Я взращивал свою Гулечку на гостинцах, пусть мелких, зато достаточно разнообразных, чтобы запутать ее и создать впечатление изобилия. И Гулечка благосклонно взирала на мои знаки внимания, сквозь пальцы смотрела, когда я срывал за них маленькую мзду в виде объятий, поцелуев и тисканий груди. Но когда я показывал намерение зайти дальше, из ее рта выплывал и вдребезги разбивал все мои упования призрачный "моряк". Я, кстати, теперь не стеснялся прямо заявлять о моем желании, но Гулечка наловчилась превращать это в игру, в обмен пустыми словами, и получалось глупо. Может быть, потому, что она, стараясь скрыть признаки надвигающегося увядания, чрезмерно красилась, или от обильных солнечных ванн, или от каких-то нарушений в ее организме, вызванных, возможно, ее страстью поесть до отвала, так или иначе, Гулечкино лицо в последнее время алело кумачово и при этом сделалось неподвижным до надменности. А когда Гулечка улыбалась, в нем что-то раздвигалось, как колья в заборе, и мне такую красную ухмылку было отчасти тревожно смотреть.
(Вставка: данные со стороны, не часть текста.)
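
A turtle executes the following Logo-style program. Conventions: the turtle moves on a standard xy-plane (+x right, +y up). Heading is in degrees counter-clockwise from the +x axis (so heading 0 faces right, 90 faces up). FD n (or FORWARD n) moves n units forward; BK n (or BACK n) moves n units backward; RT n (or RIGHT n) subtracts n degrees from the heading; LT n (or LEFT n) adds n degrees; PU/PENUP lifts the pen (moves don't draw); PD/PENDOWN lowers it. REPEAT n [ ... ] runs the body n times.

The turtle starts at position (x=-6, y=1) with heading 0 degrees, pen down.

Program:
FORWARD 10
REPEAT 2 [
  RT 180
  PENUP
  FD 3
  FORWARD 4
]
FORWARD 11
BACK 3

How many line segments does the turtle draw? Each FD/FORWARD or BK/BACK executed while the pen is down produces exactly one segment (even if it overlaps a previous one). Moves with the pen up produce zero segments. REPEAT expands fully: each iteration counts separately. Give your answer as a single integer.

Executing turtle program step by step:
Start: pos=(-6,1), heading=0, pen down
FD 10: (-6,1) -> (4,1) [heading=0, draw]
REPEAT 2 [
  -- iteration 1/2 --
  RT 180: heading 0 -> 180
  PU: pen up
  FD 3: (4,1) -> (1,1) [heading=180, move]
  FD 4: (1,1) -> (-3,1) [heading=180, move]
  -- iteration 2/2 --
  RT 180: heading 180 -> 0
  PU: pen up
  FD 3: (-3,1) -> (0,1) [heading=0, move]
  FD 4: (0,1) -> (4,1) [heading=0, move]
]
FD 11: (4,1) -> (15,1) [heading=0, move]
BK 3: (15,1) -> (12,1) [heading=0, move]
Final: pos=(12,1), heading=0, 1 segment(s) drawn
Segments drawn: 1

Answer: 1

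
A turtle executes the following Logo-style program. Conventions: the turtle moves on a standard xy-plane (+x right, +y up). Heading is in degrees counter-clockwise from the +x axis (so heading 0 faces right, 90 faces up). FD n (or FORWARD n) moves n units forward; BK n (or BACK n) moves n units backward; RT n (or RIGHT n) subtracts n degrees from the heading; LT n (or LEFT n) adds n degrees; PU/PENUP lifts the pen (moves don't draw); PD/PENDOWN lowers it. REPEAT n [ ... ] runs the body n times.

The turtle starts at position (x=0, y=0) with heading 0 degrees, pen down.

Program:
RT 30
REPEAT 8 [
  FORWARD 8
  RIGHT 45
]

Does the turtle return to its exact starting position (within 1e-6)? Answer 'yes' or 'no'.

Answer: yes

Derivation:
Executing turtle program step by step:
Start: pos=(0,0), heading=0, pen down
RT 30: heading 0 -> 330
REPEAT 8 [
  -- iteration 1/8 --
  FD 8: (0,0) -> (6.928,-4) [heading=330, draw]
  RT 45: heading 330 -> 285
  -- iteration 2/8 --
  FD 8: (6.928,-4) -> (8.999,-11.727) [heading=285, draw]
  RT 45: heading 285 -> 240
  -- iteration 3/8 --
  FD 8: (8.999,-11.727) -> (4.999,-18.656) [heading=240, draw]
  RT 45: heading 240 -> 195
  -- iteration 4/8 --
  FD 8: (4.999,-18.656) -> (-2.729,-20.726) [heading=195, draw]
  RT 45: heading 195 -> 150
  -- iteration 5/8 --
  FD 8: (-2.729,-20.726) -> (-9.657,-16.726) [heading=150, draw]
  RT 45: heading 150 -> 105
  -- iteration 6/8 --
  FD 8: (-9.657,-16.726) -> (-11.727,-8.999) [heading=105, draw]
  RT 45: heading 105 -> 60
  -- iteration 7/8 --
  FD 8: (-11.727,-8.999) -> (-7.727,-2.071) [heading=60, draw]
  RT 45: heading 60 -> 15
  -- iteration 8/8 --
  FD 8: (-7.727,-2.071) -> (0,0) [heading=15, draw]
  RT 45: heading 15 -> 330
]
Final: pos=(0,0), heading=330, 8 segment(s) drawn

Start position: (0, 0)
Final position: (0, 0)
Distance = 0; < 1e-6 -> CLOSED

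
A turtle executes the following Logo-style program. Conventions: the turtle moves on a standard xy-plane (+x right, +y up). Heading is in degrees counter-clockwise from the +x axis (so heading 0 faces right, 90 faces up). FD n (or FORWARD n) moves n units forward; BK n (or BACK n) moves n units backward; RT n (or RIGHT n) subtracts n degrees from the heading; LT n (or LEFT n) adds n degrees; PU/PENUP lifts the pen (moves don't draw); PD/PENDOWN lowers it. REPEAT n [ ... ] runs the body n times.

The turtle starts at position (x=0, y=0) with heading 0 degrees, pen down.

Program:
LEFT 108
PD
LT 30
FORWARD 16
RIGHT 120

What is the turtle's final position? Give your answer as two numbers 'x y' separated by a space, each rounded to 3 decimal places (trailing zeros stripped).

Answer: -11.89 10.706

Derivation:
Executing turtle program step by step:
Start: pos=(0,0), heading=0, pen down
LT 108: heading 0 -> 108
PD: pen down
LT 30: heading 108 -> 138
FD 16: (0,0) -> (-11.89,10.706) [heading=138, draw]
RT 120: heading 138 -> 18
Final: pos=(-11.89,10.706), heading=18, 1 segment(s) drawn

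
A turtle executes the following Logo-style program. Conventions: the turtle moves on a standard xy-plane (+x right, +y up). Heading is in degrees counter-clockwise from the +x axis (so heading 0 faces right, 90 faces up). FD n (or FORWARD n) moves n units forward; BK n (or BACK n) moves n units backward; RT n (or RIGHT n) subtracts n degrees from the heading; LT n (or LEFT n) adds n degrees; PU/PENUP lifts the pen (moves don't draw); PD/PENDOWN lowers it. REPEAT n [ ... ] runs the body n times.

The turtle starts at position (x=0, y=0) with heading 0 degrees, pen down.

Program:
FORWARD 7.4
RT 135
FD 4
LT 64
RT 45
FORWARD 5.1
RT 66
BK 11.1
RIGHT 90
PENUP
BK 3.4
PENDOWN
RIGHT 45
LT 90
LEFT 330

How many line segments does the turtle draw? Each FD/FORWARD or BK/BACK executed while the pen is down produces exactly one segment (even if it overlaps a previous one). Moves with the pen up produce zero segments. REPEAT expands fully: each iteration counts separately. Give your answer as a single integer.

Executing turtle program step by step:
Start: pos=(0,0), heading=0, pen down
FD 7.4: (0,0) -> (7.4,0) [heading=0, draw]
RT 135: heading 0 -> 225
FD 4: (7.4,0) -> (4.572,-2.828) [heading=225, draw]
LT 64: heading 225 -> 289
RT 45: heading 289 -> 244
FD 5.1: (4.572,-2.828) -> (2.336,-7.412) [heading=244, draw]
RT 66: heading 244 -> 178
BK 11.1: (2.336,-7.412) -> (13.429,-7.8) [heading=178, draw]
RT 90: heading 178 -> 88
PU: pen up
BK 3.4: (13.429,-7.8) -> (13.31,-11.198) [heading=88, move]
PD: pen down
RT 45: heading 88 -> 43
LT 90: heading 43 -> 133
LT 330: heading 133 -> 103
Final: pos=(13.31,-11.198), heading=103, 4 segment(s) drawn
Segments drawn: 4

Answer: 4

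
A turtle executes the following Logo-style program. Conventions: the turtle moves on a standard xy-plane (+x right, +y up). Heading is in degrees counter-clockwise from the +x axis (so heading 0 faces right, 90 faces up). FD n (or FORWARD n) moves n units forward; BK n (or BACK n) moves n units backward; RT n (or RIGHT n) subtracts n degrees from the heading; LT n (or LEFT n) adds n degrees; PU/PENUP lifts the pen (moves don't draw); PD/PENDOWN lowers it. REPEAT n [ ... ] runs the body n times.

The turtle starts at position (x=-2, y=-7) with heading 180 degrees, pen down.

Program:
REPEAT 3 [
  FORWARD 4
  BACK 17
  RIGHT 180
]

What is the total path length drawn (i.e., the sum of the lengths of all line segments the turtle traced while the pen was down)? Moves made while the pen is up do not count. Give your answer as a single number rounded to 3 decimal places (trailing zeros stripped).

Executing turtle program step by step:
Start: pos=(-2,-7), heading=180, pen down
REPEAT 3 [
  -- iteration 1/3 --
  FD 4: (-2,-7) -> (-6,-7) [heading=180, draw]
  BK 17: (-6,-7) -> (11,-7) [heading=180, draw]
  RT 180: heading 180 -> 0
  -- iteration 2/3 --
  FD 4: (11,-7) -> (15,-7) [heading=0, draw]
  BK 17: (15,-7) -> (-2,-7) [heading=0, draw]
  RT 180: heading 0 -> 180
  -- iteration 3/3 --
  FD 4: (-2,-7) -> (-6,-7) [heading=180, draw]
  BK 17: (-6,-7) -> (11,-7) [heading=180, draw]
  RT 180: heading 180 -> 0
]
Final: pos=(11,-7), heading=0, 6 segment(s) drawn

Segment lengths:
  seg 1: (-2,-7) -> (-6,-7), length = 4
  seg 2: (-6,-7) -> (11,-7), length = 17
  seg 3: (11,-7) -> (15,-7), length = 4
  seg 4: (15,-7) -> (-2,-7), length = 17
  seg 5: (-2,-7) -> (-6,-7), length = 4
  seg 6: (-6,-7) -> (11,-7), length = 17
Total = 63

Answer: 63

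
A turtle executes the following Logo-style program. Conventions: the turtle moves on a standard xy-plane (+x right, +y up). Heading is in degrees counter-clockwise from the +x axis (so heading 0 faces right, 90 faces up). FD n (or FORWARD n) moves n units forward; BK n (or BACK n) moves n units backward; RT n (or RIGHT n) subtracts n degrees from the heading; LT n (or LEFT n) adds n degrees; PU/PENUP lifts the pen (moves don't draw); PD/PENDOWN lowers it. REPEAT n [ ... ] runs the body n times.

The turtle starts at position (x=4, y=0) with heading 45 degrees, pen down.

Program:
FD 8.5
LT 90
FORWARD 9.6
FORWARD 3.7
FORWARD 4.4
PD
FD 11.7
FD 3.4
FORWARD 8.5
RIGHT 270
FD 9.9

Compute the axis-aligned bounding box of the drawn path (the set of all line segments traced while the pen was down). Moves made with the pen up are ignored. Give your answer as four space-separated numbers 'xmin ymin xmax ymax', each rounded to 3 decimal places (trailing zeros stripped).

Executing turtle program step by step:
Start: pos=(4,0), heading=45, pen down
FD 8.5: (4,0) -> (10.01,6.01) [heading=45, draw]
LT 90: heading 45 -> 135
FD 9.6: (10.01,6.01) -> (3.222,12.799) [heading=135, draw]
FD 3.7: (3.222,12.799) -> (0.606,15.415) [heading=135, draw]
FD 4.4: (0.606,15.415) -> (-2.505,18.526) [heading=135, draw]
PD: pen down
FD 11.7: (-2.505,18.526) -> (-10.779,26.799) [heading=135, draw]
FD 3.4: (-10.779,26.799) -> (-13.183,29.204) [heading=135, draw]
FD 8.5: (-13.183,29.204) -> (-19.193,35.214) [heading=135, draw]
RT 270: heading 135 -> 225
FD 9.9: (-19.193,35.214) -> (-26.193,28.214) [heading=225, draw]
Final: pos=(-26.193,28.214), heading=225, 8 segment(s) drawn

Segment endpoints: x in {-26.193, -19.193, -13.183, -10.779, -2.505, 0.606, 3.222, 4, 10.01}, y in {0, 6.01, 12.799, 15.415, 18.526, 26.799, 28.214, 29.204, 35.214}
xmin=-26.193, ymin=0, xmax=10.01, ymax=35.214

Answer: -26.193 0 10.01 35.214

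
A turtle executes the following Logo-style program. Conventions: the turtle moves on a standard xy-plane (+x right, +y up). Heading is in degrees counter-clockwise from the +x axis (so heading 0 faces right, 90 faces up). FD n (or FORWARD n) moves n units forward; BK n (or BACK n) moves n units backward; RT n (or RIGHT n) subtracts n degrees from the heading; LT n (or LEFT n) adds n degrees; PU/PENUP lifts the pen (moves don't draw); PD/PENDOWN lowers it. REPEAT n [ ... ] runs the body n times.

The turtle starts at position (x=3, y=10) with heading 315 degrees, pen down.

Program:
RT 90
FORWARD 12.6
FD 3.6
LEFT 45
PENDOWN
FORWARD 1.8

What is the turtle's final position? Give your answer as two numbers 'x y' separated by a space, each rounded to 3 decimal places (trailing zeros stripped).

Executing turtle program step by step:
Start: pos=(3,10), heading=315, pen down
RT 90: heading 315 -> 225
FD 12.6: (3,10) -> (-5.91,1.09) [heading=225, draw]
FD 3.6: (-5.91,1.09) -> (-8.455,-1.455) [heading=225, draw]
LT 45: heading 225 -> 270
PD: pen down
FD 1.8: (-8.455,-1.455) -> (-8.455,-3.255) [heading=270, draw]
Final: pos=(-8.455,-3.255), heading=270, 3 segment(s) drawn

Answer: -8.455 -3.255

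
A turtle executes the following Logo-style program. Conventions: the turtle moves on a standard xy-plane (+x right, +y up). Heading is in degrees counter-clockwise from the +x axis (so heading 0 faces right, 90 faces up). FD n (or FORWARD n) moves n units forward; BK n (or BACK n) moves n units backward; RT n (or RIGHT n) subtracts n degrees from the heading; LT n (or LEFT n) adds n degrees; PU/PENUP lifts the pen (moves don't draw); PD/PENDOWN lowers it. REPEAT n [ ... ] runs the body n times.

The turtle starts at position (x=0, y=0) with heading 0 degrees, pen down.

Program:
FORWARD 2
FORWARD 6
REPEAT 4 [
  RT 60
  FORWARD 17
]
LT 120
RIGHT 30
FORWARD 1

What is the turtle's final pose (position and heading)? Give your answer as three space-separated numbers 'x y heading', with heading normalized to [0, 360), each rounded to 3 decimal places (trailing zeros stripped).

Answer: -18.366 -15.222 210

Derivation:
Executing turtle program step by step:
Start: pos=(0,0), heading=0, pen down
FD 2: (0,0) -> (2,0) [heading=0, draw]
FD 6: (2,0) -> (8,0) [heading=0, draw]
REPEAT 4 [
  -- iteration 1/4 --
  RT 60: heading 0 -> 300
  FD 17: (8,0) -> (16.5,-14.722) [heading=300, draw]
  -- iteration 2/4 --
  RT 60: heading 300 -> 240
  FD 17: (16.5,-14.722) -> (8,-29.445) [heading=240, draw]
  -- iteration 3/4 --
  RT 60: heading 240 -> 180
  FD 17: (8,-29.445) -> (-9,-29.445) [heading=180, draw]
  -- iteration 4/4 --
  RT 60: heading 180 -> 120
  FD 17: (-9,-29.445) -> (-17.5,-14.722) [heading=120, draw]
]
LT 120: heading 120 -> 240
RT 30: heading 240 -> 210
FD 1: (-17.5,-14.722) -> (-18.366,-15.222) [heading=210, draw]
Final: pos=(-18.366,-15.222), heading=210, 7 segment(s) drawn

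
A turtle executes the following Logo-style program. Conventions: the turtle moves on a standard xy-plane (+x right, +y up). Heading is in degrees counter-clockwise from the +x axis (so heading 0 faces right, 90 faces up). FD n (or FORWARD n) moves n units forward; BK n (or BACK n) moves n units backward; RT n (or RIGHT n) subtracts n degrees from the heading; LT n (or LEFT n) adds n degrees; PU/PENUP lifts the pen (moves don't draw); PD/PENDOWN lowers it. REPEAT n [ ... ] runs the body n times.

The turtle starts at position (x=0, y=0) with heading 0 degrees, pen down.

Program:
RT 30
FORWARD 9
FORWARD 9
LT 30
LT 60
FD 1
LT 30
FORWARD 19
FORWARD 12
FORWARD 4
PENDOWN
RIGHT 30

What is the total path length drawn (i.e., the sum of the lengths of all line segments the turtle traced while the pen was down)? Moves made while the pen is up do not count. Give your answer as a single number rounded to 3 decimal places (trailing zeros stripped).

Answer: 54

Derivation:
Executing turtle program step by step:
Start: pos=(0,0), heading=0, pen down
RT 30: heading 0 -> 330
FD 9: (0,0) -> (7.794,-4.5) [heading=330, draw]
FD 9: (7.794,-4.5) -> (15.588,-9) [heading=330, draw]
LT 30: heading 330 -> 0
LT 60: heading 0 -> 60
FD 1: (15.588,-9) -> (16.088,-8.134) [heading=60, draw]
LT 30: heading 60 -> 90
FD 19: (16.088,-8.134) -> (16.088,10.866) [heading=90, draw]
FD 12: (16.088,10.866) -> (16.088,22.866) [heading=90, draw]
FD 4: (16.088,22.866) -> (16.088,26.866) [heading=90, draw]
PD: pen down
RT 30: heading 90 -> 60
Final: pos=(16.088,26.866), heading=60, 6 segment(s) drawn

Segment lengths:
  seg 1: (0,0) -> (7.794,-4.5), length = 9
  seg 2: (7.794,-4.5) -> (15.588,-9), length = 9
  seg 3: (15.588,-9) -> (16.088,-8.134), length = 1
  seg 4: (16.088,-8.134) -> (16.088,10.866), length = 19
  seg 5: (16.088,10.866) -> (16.088,22.866), length = 12
  seg 6: (16.088,22.866) -> (16.088,26.866), length = 4
Total = 54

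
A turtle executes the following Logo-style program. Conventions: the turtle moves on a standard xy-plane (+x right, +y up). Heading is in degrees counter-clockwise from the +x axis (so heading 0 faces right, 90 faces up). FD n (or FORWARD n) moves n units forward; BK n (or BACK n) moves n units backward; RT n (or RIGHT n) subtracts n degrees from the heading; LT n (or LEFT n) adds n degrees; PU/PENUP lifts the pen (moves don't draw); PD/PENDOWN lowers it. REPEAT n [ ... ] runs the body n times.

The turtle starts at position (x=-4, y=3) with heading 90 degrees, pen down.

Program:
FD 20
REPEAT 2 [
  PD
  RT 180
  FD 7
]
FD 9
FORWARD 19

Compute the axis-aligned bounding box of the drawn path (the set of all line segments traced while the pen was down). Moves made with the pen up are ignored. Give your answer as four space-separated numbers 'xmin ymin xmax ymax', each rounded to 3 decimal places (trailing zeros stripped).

Executing turtle program step by step:
Start: pos=(-4,3), heading=90, pen down
FD 20: (-4,3) -> (-4,23) [heading=90, draw]
REPEAT 2 [
  -- iteration 1/2 --
  PD: pen down
  RT 180: heading 90 -> 270
  FD 7: (-4,23) -> (-4,16) [heading=270, draw]
  -- iteration 2/2 --
  PD: pen down
  RT 180: heading 270 -> 90
  FD 7: (-4,16) -> (-4,23) [heading=90, draw]
]
FD 9: (-4,23) -> (-4,32) [heading=90, draw]
FD 19: (-4,32) -> (-4,51) [heading=90, draw]
Final: pos=(-4,51), heading=90, 5 segment(s) drawn

Segment endpoints: x in {-4, -4, -4, -4, -4, -4}, y in {3, 16, 23, 32, 51}
xmin=-4, ymin=3, xmax=-4, ymax=51

Answer: -4 3 -4 51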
Это была в сущности высокомерная усмешка, Гулечка словно бы пригибала ею человека к земле, и я не без ужаса угадывал, как все будет обстоять в день моего разоблачения. Я понимал, что в ней происходит невольная, пожалуй что и бессознательная борьба с собственным ничтожеством, и отсюда все дерзкие Гулечкины всплески, нередко переходящие в хамство, но ее плоть, усвоенные ею манеры, жесты сами по себе обладали достаточной властью подавлять, добиваться именно того эффекта, которого она тщетно пыталась достичь усилиями духа. И это пугало. С ней было тяжело, она умела отстранять человека, умела одним словом, казавшимся обмолвкой, лишить меня дара речи. Стало быть, я не без оснований отвечал ей вспышками ненависти они бешено сверкали в моей голове – но внешне я был тут как тут, возле нее, упорный, одержимый и неистребимый.

Я жил странной, в некотором роде даже смехотворной идеей, сводившейся к следующему: я пожил довольно и повидал всего довольно и налепил глупостей довольно, и если не хочу, чтобы дальнейшее мое существование превратилось в нечто вроде пустой безнадежной волокиты, обременительной для других и для меня же в первую очередь, я должен завершить дело пышным финалом. Я не питал особых надежд на благополучный исход увлекательного романа с Гулечкой, сознавал, что все основательнее уединяюсь в тупике, из которого мне уже не выйти без постыдных и горьких потерь. Стало быть, в конце романа, на том пределе, за которым моя игра сделается невозможной, должен наступить и конец моего существования – болезненный или немучительный, не важно, – но покуда мои руки не связаны, следует быть на коне, быть в пути, в гуще кипящего маскарада. Я считал, что фейерверочный и чуточку даже взрывоопасный финал заслужил теми способностями, дарами души, которым обстоятельства моей жизни помешали в полной мере раскрыться. И сколько бы Гулечкино чудо ни стояло на первом месте в моих вожделениях и мечтах, мой частный апокалипсис в каких-то особых, как бы отрешенных от всякой соревновательности гонках все-таки обгонял его, ибо в идее финала заключалось проявление моей собственной воли, некая гордая греза, завершенность и полная сказанность. В известном смысле Гулечка нужна была для осуществления этой идеи всего лишь даже как средство, как мазок, прибавляющий яркости трагической красоте моего последнего взлета.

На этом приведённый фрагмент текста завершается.